Ratchet and Clank have been around for almost a decade now, but never before has multiplayer been an important element of the duo’s series. Ratchet & Clank: All 4 One will be the first to break this barrier, and is being headed by the extremely talented group over at Insomniac Games. Despite releasing later this year, little is known about the game other than the basics and premise, but thankfully E3 2011 allowed us to really see what the title is all about.
Two stages were available in the playable demo, but before we made that decision we had to pick our characters. Ratchet, Clank, Captain Qwark, and Doctor Nefarious are all available for play, and each is modelled wonderfully. More importantly, each of these characters have their own special ability. For example, Nefarious is able to become invisible and can then ambush an opposing enemy for massive critical damage. I was able to try two of the special abilities, and both of them were the most enjoyable in the arsenal of roughly a dozen different weapons, which means a lot considering the standard weapons are extremely varied and pleasuring to use.
All of the staples of the series have carried over to this co-op title, including bolts to collect, the artistic look, family-friendly humor, and more. While this isn’t going to be a particularly story-driven game, it does follow the events of the last release, and will satisfy die-hard fans.
As we progressed through the first stage, more co-operative based objectives began to appear.
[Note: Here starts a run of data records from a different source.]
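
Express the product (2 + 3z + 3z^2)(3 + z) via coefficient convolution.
Ascending coefficients: a = [2, 3, 3], b = [3, 1]. c[0] = 2×3 = 6; c[1] = 2×1 + 3×3 = 11; c[2] = 3×1 + 3×3 = 12; c[3] = 3×1 = 3. Result coefficients: [6, 11, 12, 3] → 6 + 11z + 12z^2 + 3z^3

6 + 11z + 12z^2 + 3z^3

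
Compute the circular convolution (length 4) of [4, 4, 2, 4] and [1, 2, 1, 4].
Use y[k] = Σ_j u[j]·v[(k-j) mod 4]. y[0] = 4×1 + 4×4 + 2×1 + 4×2 = 30; y[1] = 4×2 + 4×1 + 2×4 + 4×1 = 24; y[2] = 4×1 + 4×2 + 2×1 + 4×4 = 30; y[3] = 4×4 + 4×1 + 2×2 + 4×1 = 28. Result: [30, 24, 30, 28]

[30, 24, 30, 28]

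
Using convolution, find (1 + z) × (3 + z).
Ascending coefficients: a = [1, 1], b = [3, 1]. c[0] = 1×3 = 3; c[1] = 1×1 + 1×3 = 4; c[2] = 1×1 = 1. Result coefficients: [3, 4, 1] → 3 + 4z + z^2

3 + 4z + z^2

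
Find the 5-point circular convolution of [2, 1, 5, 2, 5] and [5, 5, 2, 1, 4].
Use y[k] = Σ_j x[j]·h[(k-j) mod 5]. y[0] = 2×5 + 1×4 + 5×1 + 2×2 + 5×5 = 48; y[1] = 2×5 + 1×5 + 5×4 + 2×1 + 5×2 = 47; y[2] = 2×2 + 1×5 + 5×5 + 2×4 + 5×1 = 47; y[3] = 2×1 + 1×2 + 5×5 + 2×5 + 5×4 = 59; y[4] = 2×4 + 1×1 + 5×2 + 2×5 + 5×5 = 54. Result: [48, 47, 47, 59, 54]

[48, 47, 47, 59, 54]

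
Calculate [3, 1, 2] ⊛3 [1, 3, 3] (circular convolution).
Use y[k] = Σ_j f[j]·g[(k-j) mod 3]. y[0] = 3×1 + 1×3 + 2×3 = 12; y[1] = 3×3 + 1×1 + 2×3 = 16; y[2] = 3×3 + 1×3 + 2×1 = 14. Result: [12, 16, 14]

[12, 16, 14]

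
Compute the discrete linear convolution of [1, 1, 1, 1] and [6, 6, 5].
y[0] = 1×6 = 6; y[1] = 1×6 + 1×6 = 12; y[2] = 1×5 + 1×6 + 1×6 = 17; y[3] = 1×5 + 1×6 + 1×6 = 17; y[4] = 1×5 + 1×6 = 11; y[5] = 1×5 = 5

[6, 12, 17, 17, 11, 5]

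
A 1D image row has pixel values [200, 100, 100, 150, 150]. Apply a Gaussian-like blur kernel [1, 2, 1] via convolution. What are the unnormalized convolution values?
Convolve image row [200, 100, 100, 150, 150] with kernel [1, 2, 1]: y[0] = 200×1 = 200; y[1] = 200×2 + 100×1 = 500; y[2] = 200×1 + 100×2 + 100×1 = 500; y[3] = 100×1 + 100×2 + 150×1 = 450; y[4] = 100×1 + 150×2 + 150×1 = 550; y[5] = 150×1 + 150×2 = 450; y[6] = 150×1 = 150 → [200, 500, 500, 450, 550, 450, 150]. Normalization factor = sum(kernel) = 4.

[200, 500, 500, 450, 550, 450, 150]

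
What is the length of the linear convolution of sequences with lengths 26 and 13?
Linear/full convolution length: m + n - 1 = 26 + 13 - 1 = 38

38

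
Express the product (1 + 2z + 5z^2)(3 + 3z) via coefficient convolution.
Ascending coefficients: a = [1, 2, 5], b = [3, 3]. c[0] = 1×3 = 3; c[1] = 1×3 + 2×3 = 9; c[2] = 2×3 + 5×3 = 21; c[3] = 5×3 = 15. Result coefficients: [3, 9, 21, 15] → 3 + 9z + 21z^2 + 15z^3

3 + 9z + 21z^2 + 15z^3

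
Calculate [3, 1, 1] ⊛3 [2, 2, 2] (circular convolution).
Use y[k] = Σ_j f[j]·g[(k-j) mod 3]. y[0] = 3×2 + 1×2 + 1×2 = 10; y[1] = 3×2 + 1×2 + 1×2 = 10; y[2] = 3×2 + 1×2 + 1×2 = 10. Result: [10, 10, 10]

[10, 10, 10]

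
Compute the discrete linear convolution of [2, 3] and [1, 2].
y[0] = 2×1 = 2; y[1] = 2×2 + 3×1 = 7; y[2] = 3×2 = 6

[2, 7, 6]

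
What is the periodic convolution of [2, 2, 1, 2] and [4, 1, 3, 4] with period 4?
Use y[k] = Σ_j x[j]·h[(k-j) mod 4]. y[0] = 2×4 + 2×4 + 1×3 + 2×1 = 21; y[1] = 2×1 + 2×4 + 1×4 + 2×3 = 20; y[2] = 2×3 + 2×1 + 1×4 + 2×4 = 20; y[3] = 2×4 + 2×3 + 1×1 + 2×4 = 23. Result: [21, 20, 20, 23]

[21, 20, 20, 23]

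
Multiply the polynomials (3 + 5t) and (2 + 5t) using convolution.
Ascending coefficients: a = [3, 5], b = [2, 5]. c[0] = 3×2 = 6; c[1] = 3×5 + 5×2 = 25; c[2] = 5×5 = 25. Result coefficients: [6, 25, 25] → 6 + 25t + 25t^2

6 + 25t + 25t^2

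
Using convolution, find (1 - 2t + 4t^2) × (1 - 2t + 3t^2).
Ascending coefficients: a = [1, -2, 4], b = [1, -2, 3]. c[0] = 1×1 = 1; c[1] = 1×-2 + -2×1 = -4; c[2] = 1×3 + -2×-2 + 4×1 = 11; c[3] = -2×3 + 4×-2 = -14; c[4] = 4×3 = 12. Result coefficients: [1, -4, 11, -14, 12] → 1 - 4t + 11t^2 - 14t^3 + 12t^4

1 - 4t + 11t^2 - 14t^3 + 12t^4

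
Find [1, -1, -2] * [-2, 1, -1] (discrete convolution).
y[0] = 1×-2 = -2; y[1] = 1×1 + -1×-2 = 3; y[2] = 1×-1 + -1×1 + -2×-2 = 2; y[3] = -1×-1 + -2×1 = -1; y[4] = -2×-1 = 2

[-2, 3, 2, -1, 2]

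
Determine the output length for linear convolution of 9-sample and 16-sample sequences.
Linear/full convolution length: m + n - 1 = 9 + 16 - 1 = 24

24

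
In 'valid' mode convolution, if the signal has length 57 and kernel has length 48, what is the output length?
'Valid' mode counts only positions where the kernel fully overlaps the signal: m - n + 1 = 57 - 48 + 1 = 10

10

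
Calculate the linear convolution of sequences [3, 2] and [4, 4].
y[0] = 3×4 = 12; y[1] = 3×4 + 2×4 = 20; y[2] = 2×4 = 8

[12, 20, 8]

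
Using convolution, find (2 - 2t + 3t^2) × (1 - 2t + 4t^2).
Ascending coefficients: a = [2, -2, 3], b = [1, -2, 4]. c[0] = 2×1 = 2; c[1] = 2×-2 + -2×1 = -6; c[2] = 2×4 + -2×-2 + 3×1 = 15; c[3] = -2×4 + 3×-2 = -14; c[4] = 3×4 = 12. Result coefficients: [2, -6, 15, -14, 12] → 2 - 6t + 15t^2 - 14t^3 + 12t^4

2 - 6t + 15t^2 - 14t^3 + 12t^4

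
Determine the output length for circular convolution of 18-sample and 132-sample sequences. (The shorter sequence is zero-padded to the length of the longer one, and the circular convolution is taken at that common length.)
Circular convolution (zero-padding the shorter input) has length max(m, n) = max(18, 132) = 132

132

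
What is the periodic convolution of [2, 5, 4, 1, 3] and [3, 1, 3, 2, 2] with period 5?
Use y[k] = Σ_j u[j]·v[(k-j) mod 5]. y[0] = 2×3 + 5×2 + 4×2 + 1×3 + 3×1 = 30; y[1] = 2×1 + 5×3 + 4×2 + 1×2 + 3×3 = 36; y[2] = 2×3 + 5×1 + 4×3 + 1×2 + 3×2 = 31; y[3] = 2×2 + 5×3 + 4×1 + 1×3 + 3×2 = 32; y[4] = 2×2 + 5×2 + 4×3 + 1×1 + 3×3 = 36. Result: [30, 36, 31, 32, 36]

[30, 36, 31, 32, 36]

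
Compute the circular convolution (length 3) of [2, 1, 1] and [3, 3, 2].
Use y[k] = Σ_j x[j]·h[(k-j) mod 3]. y[0] = 2×3 + 1×2 + 1×3 = 11; y[1] = 2×3 + 1×3 + 1×2 = 11; y[2] = 2×2 + 1×3 + 1×3 = 10. Result: [11, 11, 10]

[11, 11, 10]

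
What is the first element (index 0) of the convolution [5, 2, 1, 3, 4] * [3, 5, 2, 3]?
Use y[k] = Σ_i a[i]·b[k-i] at k=0. y[0] = 5×3 = 15

15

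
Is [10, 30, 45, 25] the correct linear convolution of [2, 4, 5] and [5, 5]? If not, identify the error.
Recompute linear convolution of [2, 4, 5] and [5, 5]: y[0] = 2×5 = 10; y[1] = 2×5 + 4×5 = 30; y[2] = 4×5 + 5×5 = 45; y[3] = 5×5 = 25 → [10, 30, 45, 25]. Given [10, 30, 45, 25] matches, so answer: Yes

Yes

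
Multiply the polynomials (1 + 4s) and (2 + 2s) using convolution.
Ascending coefficients: a = [1, 4], b = [2, 2]. c[0] = 1×2 = 2; c[1] = 1×2 + 4×2 = 10; c[2] = 4×2 = 8. Result coefficients: [2, 10, 8] → 2 + 10s + 8s^2

2 + 10s + 8s^2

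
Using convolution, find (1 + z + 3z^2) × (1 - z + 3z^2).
Ascending coefficients: a = [1, 1, 3], b = [1, -1, 3]. c[0] = 1×1 = 1; c[1] = 1×-1 + 1×1 = 0; c[2] = 1×3 + 1×-1 + 3×1 = 5; c[3] = 1×3 + 3×-1 = 0; c[4] = 3×3 = 9. Result coefficients: [1, 0, 5, 0, 9] → 1 + 5z^2 + 9z^4

1 + 5z^2 + 9z^4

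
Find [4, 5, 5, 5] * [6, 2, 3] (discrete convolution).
y[0] = 4×6 = 24; y[1] = 4×2 + 5×6 = 38; y[2] = 4×3 + 5×2 + 5×6 = 52; y[3] = 5×3 + 5×2 + 5×6 = 55; y[4] = 5×3 + 5×2 = 25; y[5] = 5×3 = 15

[24, 38, 52, 55, 25, 15]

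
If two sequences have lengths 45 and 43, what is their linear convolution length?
Linear/full convolution length: m + n - 1 = 45 + 43 - 1 = 87

87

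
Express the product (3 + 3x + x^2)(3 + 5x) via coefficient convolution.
Ascending coefficients: a = [3, 3, 1], b = [3, 5]. c[0] = 3×3 = 9; c[1] = 3×5 + 3×3 = 24; c[2] = 3×5 + 1×3 = 18; c[3] = 1×5 = 5. Result coefficients: [9, 24, 18, 5] → 9 + 24x + 18x^2 + 5x^3

9 + 24x + 18x^2 + 5x^3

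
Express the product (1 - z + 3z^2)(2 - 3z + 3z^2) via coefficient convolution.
Ascending coefficients: a = [1, -1, 3], b = [2, -3, 3]. c[0] = 1×2 = 2; c[1] = 1×-3 + -1×2 = -5; c[2] = 1×3 + -1×-3 + 3×2 = 12; c[3] = -1×3 + 3×-3 = -12; c[4] = 3×3 = 9. Result coefficients: [2, -5, 12, -12, 9] → 2 - 5z + 12z^2 - 12z^3 + 9z^4

2 - 5z + 12z^2 - 12z^3 + 9z^4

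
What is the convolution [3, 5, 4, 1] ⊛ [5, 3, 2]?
y[0] = 3×5 = 15; y[1] = 3×3 + 5×5 = 34; y[2] = 3×2 + 5×3 + 4×5 = 41; y[3] = 5×2 + 4×3 + 1×5 = 27; y[4] = 4×2 + 1×3 = 11; y[5] = 1×2 = 2

[15, 34, 41, 27, 11, 2]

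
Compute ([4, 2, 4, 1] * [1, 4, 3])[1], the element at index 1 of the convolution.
Use y[k] = Σ_i a[i]·b[k-i] at k=1. y[1] = 4×4 + 2×1 = 18

18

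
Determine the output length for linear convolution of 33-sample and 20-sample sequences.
Linear/full convolution length: m + n - 1 = 33 + 20 - 1 = 52

52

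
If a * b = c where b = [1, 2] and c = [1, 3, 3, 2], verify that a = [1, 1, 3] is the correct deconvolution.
Forward-compute [1, 1, 3] * [1, 2]: c[0] = 1×1 = 1; c[1] = 1×2 + 1×1 = 3; c[2] = 1×2 + 3×1 = 5; c[3] = 3×2 = 6 → [1, 3, 5, 6]. Does not match given c = [1, 3, 3, 2].

Not verified. [1, 1, 3] * [1, 2] = [1, 3, 5, 6], which differs from [1, 3, 3, 2] at index 2.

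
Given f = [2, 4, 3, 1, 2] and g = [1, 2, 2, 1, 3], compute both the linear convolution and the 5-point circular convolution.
Linear: y_lin[0] = 2×1 = 2; y_lin[1] = 2×2 + 4×1 = 8; y_lin[2] = 2×2 + 4×2 + 3×1 = 15; y_lin[3] = 2×1 + 4×2 + 3×2 + 1×1 = 17; y_lin[4] = 2×3 + 4×1 + 3×2 + 1×2 + 2×1 = 20; y_lin[5] = 4×3 + 3×1 + 1×2 + 2×2 = 21; y_lin[6] = 3×3 + 1×1 + 2×2 = 14; y_lin[7] = 1×3 + 2×1 = 5; y_lin[8] = 2×3 = 6 → [2, 8, 15, 17, 20, 21, 14, 5, 6]. Circular (length 5): y[0] = 2×1 + 4×3 + 3×1 + 1×2 + 2×2 = 23; y[1] = 2×2 + 4×1 + 3×3 + 1×1 + 2×2 = 22; y[2] = 2×2 + 4×2 + 3×1 + 1×3 + 2×1 = 20; y[3] = 2×1 + 4×2 + 3×2 + 1×1 + 2×3 = 23; y[4] = 2×3 + 4×1 + 3×2 + 1×2 + 2×1 = 20 → [23, 22, 20, 23, 20]

Linear: [2, 8, 15, 17, 20, 21, 14, 5, 6], Circular: [23, 22, 20, 23, 20]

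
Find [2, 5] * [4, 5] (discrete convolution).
y[0] = 2×4 = 8; y[1] = 2×5 + 5×4 = 30; y[2] = 5×5 = 25

[8, 30, 25]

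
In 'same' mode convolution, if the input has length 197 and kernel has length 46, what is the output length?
'Same' mode returns an output with the same length as the input: 197

197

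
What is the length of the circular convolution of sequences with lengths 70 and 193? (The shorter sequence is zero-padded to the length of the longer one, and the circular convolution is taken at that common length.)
Circular convolution (zero-padding the shorter input) has length max(m, n) = max(70, 193) = 193

193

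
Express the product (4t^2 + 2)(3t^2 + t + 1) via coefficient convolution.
Ascending coefficients: a = [2, 0, 4], b = [1, 1, 3]. c[0] = 2×1 = 2; c[1] = 2×1 + 0×1 = 2; c[2] = 2×3 + 0×1 + 4×1 = 10; c[3] = 0×3 + 4×1 = 4; c[4] = 4×3 = 12. Result coefficients: [2, 2, 10, 4, 12] → 12t^4 + 4t^3 + 10t^2 + 2t + 2

12t^4 + 4t^3 + 10t^2 + 2t + 2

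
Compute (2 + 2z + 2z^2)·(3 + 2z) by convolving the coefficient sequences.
Ascending coefficients: a = [2, 2, 2], b = [3, 2]. c[0] = 2×3 = 6; c[1] = 2×2 + 2×3 = 10; c[2] = 2×2 + 2×3 = 10; c[3] = 2×2 = 4. Result coefficients: [6, 10, 10, 4] → 6 + 10z + 10z^2 + 4z^3

6 + 10z + 10z^2 + 4z^3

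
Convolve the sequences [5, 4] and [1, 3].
y[0] = 5×1 = 5; y[1] = 5×3 + 4×1 = 19; y[2] = 4×3 = 12

[5, 19, 12]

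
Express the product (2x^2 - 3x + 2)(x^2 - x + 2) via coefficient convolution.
Ascending coefficients: a = [2, -3, 2], b = [2, -1, 1]. c[0] = 2×2 = 4; c[1] = 2×-1 + -3×2 = -8; c[2] = 2×1 + -3×-1 + 2×2 = 9; c[3] = -3×1 + 2×-1 = -5; c[4] = 2×1 = 2. Result coefficients: [4, -8, 9, -5, 2] → 2x^4 - 5x^3 + 9x^2 - 8x + 4

2x^4 - 5x^3 + 9x^2 - 8x + 4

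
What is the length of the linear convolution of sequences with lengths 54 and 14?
Linear/full convolution length: m + n - 1 = 54 + 14 - 1 = 67

67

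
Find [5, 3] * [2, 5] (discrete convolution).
y[0] = 5×2 = 10; y[1] = 5×5 + 3×2 = 31; y[2] = 3×5 = 15

[10, 31, 15]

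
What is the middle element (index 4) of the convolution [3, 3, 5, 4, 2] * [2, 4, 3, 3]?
Use y[k] = Σ_i a[i]·b[k-i] at k=4. y[4] = 3×3 + 5×3 + 4×4 + 2×2 = 44

44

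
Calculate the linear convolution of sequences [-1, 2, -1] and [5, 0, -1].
y[0] = -1×5 = -5; y[1] = -1×0 + 2×5 = 10; y[2] = -1×-1 + 2×0 + -1×5 = -4; y[3] = 2×-1 + -1×0 = -2; y[4] = -1×-1 = 1

[-5, 10, -4, -2, 1]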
These range from using two players to unlock a door, to using the ability to have two or more players at different locations at the same time to complete puzzles and objectives. While these were a great fit, nothing was more enjoyable than utilizing both the vacuum and tether features during play. The vacuum is what you’d expect, and allow players to pick up one of their buddies and launch them a great distance. This is used for many different situations, and was critical for defeating the boss I encountered at the end of the first stage. Similarly, tethering does somewhat the opposite, and essentially allows players to zipline themselves to the closest friendly target on the fly. Both of these abilities are very fun to use, and together create some enjoyable group experiences.
Upon completing a stage, scores are tallied, and a victor is determined based on collectibles and performance. To help keep everyone happy, the game notes something that each player excelled at, whether it be kill total, or even most boxes demolished. As with the rest of the game, post-stage moments are very fun in a group setting.
Simply stated, the characters and universe are a leg up from the last release, A Crack in Time. Everything is beautifully rendered, and both levels available in the demo were completely different in design, something I hope and believe will carry over to the final game. It is unclear how many levels will be in the final release, but if there are a lot – and Insomniac Games is known for going the extra mile – then this is one co-op game that will last a good while.
I would also like to note that drop-in, drop-out is fully implemented in the game, and allows both local and online players to join based on your configuration. Also, if you don’t have someone to play with, don’t worry, because the AI will place itself in your game to make sure you can play even when your friends aren’t around. With that said, this is a game you will want to play with people you know, and it’s extremely charming, so its audience is pretty much everyone.
Ratchet & Clank: All 4 One releases mid-October exclusively for the PlayStation 3.